NEW YORK - Last Sunday, back when we Americans were blissfully ignorant, my wife and I hosted an Israeli friend, Yossi Klein Halevi, for lunch. Afterward, he borrowed our phone to call his family in Jerusalem. As he chatted with his wife, I overheard his voice turn grave as he asked, "Is she all right?"

Hanging up 20 minutes later, Yossi explained: His teenaged daughter, a winsome would-be painter, had passed through the Nahariya train station just moments before a suicide bomber struck. A friend's father, who had driven her there, had been wounded.

I have heard stories like that for the past year from friends and colleagues in Israel. Until Tuesday, I felt selfishly grateful for the physical and psychic distance from the line where civilization confronts barbarism. But we're all Israelis now, all of us New Yorkers, all of us Americans.

Never will we send our children to school, board an airplane, admire a landmark without aching in our fearful, anxious scars left by Tuesday's attacks. Never again will I hear a siren or spot a smoky cloud without a twinge of dread.

I flipped on the TV news Tuesday morning to see how the voting day had begun in New York's mayoral primary. Instead, the screen showed a World Trade Center tower wreathed in smoke, the result of a plane crashing. It was still plausible then to think this had been some terrible accident.

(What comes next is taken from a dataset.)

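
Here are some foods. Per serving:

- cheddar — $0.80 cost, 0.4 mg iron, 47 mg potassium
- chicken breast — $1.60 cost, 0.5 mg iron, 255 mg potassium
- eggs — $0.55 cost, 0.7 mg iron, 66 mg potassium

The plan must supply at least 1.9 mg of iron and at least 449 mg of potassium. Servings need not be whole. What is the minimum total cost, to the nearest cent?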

But when you work in a journalism school, as I do, news moves fast, so I soon learned of the second crash into the Trade Center, the Pentagon attack, the presumption these were kamikazes of the jihad. I tried calling my wife Cynthia downtown, where she was teaching. Our kids, what about our kids? But the cell lines were overwhelmed; no calls went through.

Unable to reach my loved ones - just as Israelis like Yossi often are when terror attacks there drive the whole country onto cell phones, each desperate attempt canceling out every other - I made my way toward my kids' elementary school. There, parents waited and paced as teachers collected our children.

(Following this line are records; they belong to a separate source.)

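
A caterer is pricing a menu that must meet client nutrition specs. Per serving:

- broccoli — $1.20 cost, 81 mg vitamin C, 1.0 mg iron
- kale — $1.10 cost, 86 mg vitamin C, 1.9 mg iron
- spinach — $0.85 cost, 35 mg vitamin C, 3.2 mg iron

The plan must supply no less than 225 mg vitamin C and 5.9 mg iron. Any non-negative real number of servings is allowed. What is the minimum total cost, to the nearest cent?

For a min-cost LP with two ≥-constraints, a basic feasible solution has at most two positive variables.
broccoli only: max(225/81, 5.9/1.0) = 5.9 servings → $7.08.
kale only: max(225/86, 5.9/1.9) = 3.105 servings → $3.42.
spinach only: max(225/35, 5.9/3.2) = 6.429 servings → $5.46.
broccoli + kale: the both-tight solution has a negative serving — not a feasible corner.
broccoli + spinach with both tight: 2.29 servings and 1.128 servings → $3.71.
kale + spinach with both tight: 2.46 servings and 0.3828 servings → $3.03.
The minimum over all feasible corners is $3.03.

$3.03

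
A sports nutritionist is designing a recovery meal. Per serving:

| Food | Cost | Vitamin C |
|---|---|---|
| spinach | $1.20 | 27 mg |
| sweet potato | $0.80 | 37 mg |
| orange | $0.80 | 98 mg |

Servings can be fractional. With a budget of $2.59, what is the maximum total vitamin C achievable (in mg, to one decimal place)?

Vitamin C per dollar: orange 122.5, sweet potato 46.25, spinach 22.5.
With no serving limits, spend the whole cost allowance on orange: $2.59 / $0.80 × 98 mg = 317.3 mg.

317.3 mg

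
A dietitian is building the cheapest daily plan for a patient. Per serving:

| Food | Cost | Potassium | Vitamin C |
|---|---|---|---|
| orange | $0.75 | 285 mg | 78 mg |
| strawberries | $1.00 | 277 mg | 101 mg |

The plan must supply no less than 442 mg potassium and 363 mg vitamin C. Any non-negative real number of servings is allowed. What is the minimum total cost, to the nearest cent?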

"I work in the trade center," one woman said, "but I took the kids to school today. Fate. Just fate."

Ten minutes later, I had my son and daughter in hand. Then my wife arrived, blouse soaked from carrying a backpack of student papers. Knowing the subways were shut down, the buses irregular, the cabs all taken, the road through Central Park barricaded, we marched three miles across and then uptown. We passed lines at pay phones, clusters of people trying their cellphones, knots of others bent over a single radio. Behind the security gate at a toy store, a handlettered sign said, "Godspeed, New York."

An eternity ago, on Labor Day, we'd clicked snapshots of the twin towers from a Circle Line Boat.

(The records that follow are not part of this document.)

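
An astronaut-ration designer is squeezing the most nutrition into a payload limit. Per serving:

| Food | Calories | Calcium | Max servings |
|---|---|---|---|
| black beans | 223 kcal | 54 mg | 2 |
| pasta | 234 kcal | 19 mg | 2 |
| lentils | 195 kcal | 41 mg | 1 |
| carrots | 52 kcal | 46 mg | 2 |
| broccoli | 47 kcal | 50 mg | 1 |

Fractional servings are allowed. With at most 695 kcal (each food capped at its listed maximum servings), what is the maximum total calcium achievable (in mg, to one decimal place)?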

My seven-year-old daughter kept sucking her fingers. After I reprimanded her the fourth time, she said tinily, "I'm worried." My son, just nine, added, "I don't think I can sleep tonight."

And then we were home, safe, or at least in the facsimile of safety, for nothing will ever feel safe the same way again. There was a call on the answering machine from my sister, shaken. And there were emails. One had been sent by a high school classmate now living outside Tel Aviv. How often during the past year, after some suicide bombing or another, had I emailed her? Now the tables had been turned.

Or maybe they had not. Maybe I was living, even for a day, the life she and Yossi and other Israelis had been living during this past year of intifada. Maybe we were part of the same war, which presented the same conundrum: How can your nation not retaliate? But who exactly do you retaliate against? And how can you be sure you don't just inspire the next martyr, so honored to kill innocents for the glory of God?